The price values Nikko at 28 times earnings, compared with multiples of 20 at Nomura Holdings Inc. (8604.T) and 22 at Daiwa Securities Group Inc. (8601.T), Nikko's larger rivals, according to Reuters data.
Nikko shares jumped 14 percent before the announcement on news Citigroup was poised to bid.
Citi's shares were up 94 cents, or 1.9 percent, at $50.19 in early afternoon trading on the New York Stock Exchange, turning in one of the top performances for bank shares during the session.
Citi expects the deal to boost earnings.
LOSSES AND SCANDALS
Citigroup has faced difficulty in Japan before.
In January, it said it lost $368 million in the fourth quarter after new laws forced it to repay loan interest charges that were retroactively deemed excessive.
And in 2004, regulators closed down its Japanese private bank for violations including loose money laundering controls.
Citigroup and Nikko share control of an investment banking joint venture, Nikko Citigroup Ltd.
New York-based Citigroup had owned as much as 25 percent of Nikko Cordial after bailing it out of a 1998 financial crisis.
"Citi and Nikko already have a deep relationship so it should be a good cultural fit," said Neil Katkov of Celent, a financial consultant. "It really puts a foreign player right into the middle of the brokerage industry in Japan."
A successful acquisition would contrast with failures by other foreign companies seeking to make inroads in the world's second-biggest economy.

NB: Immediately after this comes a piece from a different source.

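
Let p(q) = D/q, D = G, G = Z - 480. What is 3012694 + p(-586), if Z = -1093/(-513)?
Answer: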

Merrill Lynch & Co. Inc. MER.N, for example, tried to build a Japanese retail broking business on the ruins of Yamaichi Securities, a Nikko rival that collapsed in 1997. The business folded after losses peaked at about $500 million in 2001.
NOT WAITING FOR DELISTING
Citigroup might have scooped up Nikko more cheaply had it waited for a delisting, but analysts said that strategy would have carried risks.
They said Nikko clients and staff might have abandoned the firm, while private equity funds might have tried to buy Nikko's profitable mutual funds unit and acquire assets in its merchant banking portfolio.
Asked why Citigroup did not wait for a delisting, Klein said the bank wanted to make sure employees, clients, shareholders and regulators were treated in a way that would enhance Nikko's long-term reputation.
He declined to discuss possible layoffs.